忆学长
一个同校的好学长,一个诚实善良的好朋友,一段美好的校园生活,一段无法抹去的记忆。人生,总是充满不能相见的遗憾,人生,总是会承受分离天涯的无奈。
他是我的一位友人,名字很奇特,三个字,两个字的简称可以叫“马列”。记得刚上大一,他到我们班来为文学社招贤纳士时,就在黑板上写下了两个大大的“马列”。从此,印象深刻,但我从不叫他简称,直呼其名。
学校文学社那时已到了摇摇欲坠的地步,与学校一起成长起来的最早的社团却不堪新事物的重击,于是我们便将校刊直接归属到学校宣传部下属的大学生通讯社。
真正与马列熟悉是因为我的几篇小说,也就几万字的高中生活记录,只是写的有点煽情,没想到也博取了这位师兄的恻隐之心或是同感之情。他为人很好,诚实,温厚,善良,写得一手好文章,文笔颇具讽刺之意,在此之前他是文学社副社长或是主编,之后便退出这一圈子,因为当时他已大四,面临毕业找工作,也不常来学校。他一直把我当作妹妹相待。独自在外求学,有这样大哥哥一般的人来照顾,很是安然。
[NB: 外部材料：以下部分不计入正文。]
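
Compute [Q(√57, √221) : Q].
[Q(√57, √221) : Q] = 4

[Q(√57):Q] = 2 (min poly x^2 - 57, irreducible since 57 is squarefree > 1). For the top step, suppose √221 ∈ Q(√57), say √221 = c + d√57 with c, d ∈ Q. Squaring: 221 = c^2 + 57d^2 + 2cd√57. Since √57 ∉ Q this forces 2cd = 0. If d = 0 then √221 = c ∈ Q, contradicting 221 squarefree > 1. If c = 0 then 221 = 57d^2, so 57·221 = (57d)^2 is a perfect square in Q — but 57·221 = 12597 is not a perfect square (since 57 and 221 are distinct squarefree integers). Contradiction. Hence √221 ∉ Q(√57), so x^2 - 221 stays irreducible over Q(√57) and [Q(√57, √221) : Q(√57)] = 2. By the tower law, [Q(√57, √221) : Q] = 2 · 2 = 4.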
记得有年端午,下午么没课,他便打电话叫我一起过节,说一个人冷冷清清和没意思,正好他有朋友,加我四人,可以过一个热热闹闹的节日。在这样灯火阑珊却总是冰冷如冬的城市,有这般好事,岂能不去。欣然前往,同奔超市,晚上,便是丰盛的晚餐与愉快的心情。
与他在一起,总是很舒心,不用矜持,不用拘束,他也似乎有满腹的文学知识,引古说今,无所不知。
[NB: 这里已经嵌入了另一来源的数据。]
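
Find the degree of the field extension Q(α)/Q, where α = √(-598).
[Q(α):Q] = 2

[Q(α):Q] equals the degree of the minimal polynomial of α. Here α^2 = -598 and x^2 + 598 is irreducible (d = -598 is squarefree, ≠ 1, hence not a square), so deg(m_α) = 2. Thus [Q(α):Q] = 2.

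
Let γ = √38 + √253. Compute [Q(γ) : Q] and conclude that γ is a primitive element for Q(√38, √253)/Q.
[Q(γ) : Q] = 4 (equivalently, Q(γ) = Q(√38, √253))

Obviously Q(γ) ⊆ Q(√38, √253), and [Q(√38, √253):Q] = 4 (since 38, 253 are distinct squarefree integers > 1 with 9614 not a perfect square). To show equality we compute the minimal polynomial of γ. From γ = √38 + √253: γ^2 = 38 + 2√(9614) + 253 = 291 + 2√(9614), so γ^2 - 291 = 2√(9614); squaring, (γ^2 - 291)^2 = 4·9614, i.e. γ^4 - 582γ^2 + 84681 - 38456 = 0, i.e. γ^4 - 582γ^2 + 46225 = 0. So γ is a root of x^4 - 582x^2 + 46225. This polynomial is irreducible over Q: it has no rational root (each ±√38 ± √253 is irrational), and any factorization into two quadratics over Q would force √(9614) ∈ Q (pairing opposite roots) or √38, √253 ∈ Q (other pairings), all impossible. Hence [Q(γ):Q] = 4 = [Q(√38, √253):Q], so Q(γ) = Q(√38, √253).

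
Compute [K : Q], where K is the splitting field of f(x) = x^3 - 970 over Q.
[K : Q] = 6

The roots of x^3 - 970 are ∛970, ω∛970, ω^2∛970 where ω = e^(2πi/3) is a primitive cube root of unity, so K = Q(∛970, ω). Now [Q(∛970):Q] = 3 (since 970 is not a perfect cube, x^3 - 970 is irreducible) and [Q(ω):Q] = 2. Both 2 and 3 divide [K:Q], and [K:Q] ≤ 3·2 = 6, so [K:Q] = 6. (Equivalently: Q(∛970) ⊂ R but ω ∉ R, so [K : Q(∛970)] = 2.)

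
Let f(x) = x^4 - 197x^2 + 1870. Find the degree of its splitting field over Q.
[K : Q] = 4

Solving the quadratic in x^2: x^2 = (197 ± √(197^2 - 4·1870))/2 = (197 ± √31329)/2 = (197 ± 177)/2, giving x^2 = 10 or x^2 = 187. So f(x) = (x^2 - 10)(x^2 - 187) and the roots of f are ±√10, ±√187. Hence the splitting field is K = Q(√10, √187). Since 10 and 187 are distinct squarefree integers > 1, their product 1870 is not a perfect square, so √187 ∉ Q(√10). By the tower law [K:Q] = [Q(√10,√187):Q(√10)] · [Q(√10):Q] = 2 · 2 = 4.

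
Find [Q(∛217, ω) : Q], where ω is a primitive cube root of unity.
[Q(∛217, ω) : Q] = 6

[Q(∛217):Q] = 3 (min poly x^3 - 217, irreducible since 217 is not a perfect cube). [Q(ω):Q] = 2 (min poly x^2 + x + 1). Since Q(∛217) ⊂ R and ω ∉ R, we have ω ∉ Q(∛217), so x^2 + x + 1 remains irreducible over Q(∛217) and [Q(∛217, ω) : Q(∛217)] = 2. By the tower law, [Q(∛217, ω) : Q] = 3 · 2 = 6. (In fact Q(∛217, ω) is the splitting field of x^3 - 217 over Q.)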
有时他也会有一些坏思想,给我传授他那沧桑的想法,带我翘课。那是一个阳光很明媚的下午,天气热的不正常,他到学校来找我,说带我去一个好地方,有山有水,还不热。明知我有课,还来诱惑。最终抵不过他的美景圣地。半小时的车程,原来就是“莲湖公园”,地方虽有些令人失望,不过既来之则安之,我们找了个有树荫的石山,席地而坐,细细微风,远荷近水,煞是舒畅。我们从西安的小吃、名胜古迹到唐诗宋词,再到海子、食指,顾城北岛,从武则天到月牙泉,乱七八糟,真的假的,对的错的,只要是能想到的,一并脱口而出,无所顾忌。傍晚时分我们回校,路上吃了在西安两年来唯一的一份玫瑰冰糕。早已忘了它的味道,却一直忘不了那天下午的畅所欲言与快乐。
到了大二,他已毕业,只差领证,再去他的屋,只觉凄清。他为西安的几家杂志社写稿,发表一篇,便有几百元的稿费,他很节俭,基本可以养活自己,发表不了的,就用格子纸或纯白的纸抄下来,贴在墙上。同时他还在写一篇中篇小说,只写了开头,却变了风格,有温情的成分在里面,他说写完了给我看,可我还是没等到。
2005年8月的时候我们一起去了蓝田,那个“日暖玉生烟”的地方,整个小城三分之一的街道被玉器店所占,我拿着刚领的稿费给妈妈买了一对镯子,他带我去吃地道的葫芦头泡馍。那时,我任校报副刊的主编,带着一帮人将报纸做的风生水起,,也能轻易的让自己的文章在校报上与副刊上发表。他依旧以写作谋生,只是说:“终有一天,会另谋出路。”这个与我一样爱写作如鸡肋般的人,终于下决心将写作当作一种爱好,只不过他还是比我幸福,将自己的爱好毕竟当作一份工作去做过,而我,在读了海子的诗,看了他的生平后,就早早的放弃了写作这份曾深入骨髓的工作。
始终没有与他在同一个城市工作、生活。2005年的11月,爸爸让我退学去当兵,为了有更好的生活,也为了儿时的军装梦,我毫不犹豫的退了学,临走前,送给他我的篮球,希望他的身体更健康一些。
05年的十二月,我成了一名武警通信兵,手机成了禁用品,日程工作满满当当,有时候都会忙的忘了自己,更记不起给他打个电话。06年4月的一天,突然接到他的电话,,欣喜不可言语,我曾经的学长啊,我的好友。
遗憾的是,从那以后又没了音信,他的手机早已停机,QQ上没有加他为好友,曾经的同学师兄都没有他的信息,他如人间蒸发一般消失,或是我如失踪一般毫无音信。现在,我只知道他叫马中列。山东梁山人,喜好写作,温厚,诚实而善良,是我的好学长,我很想找到他。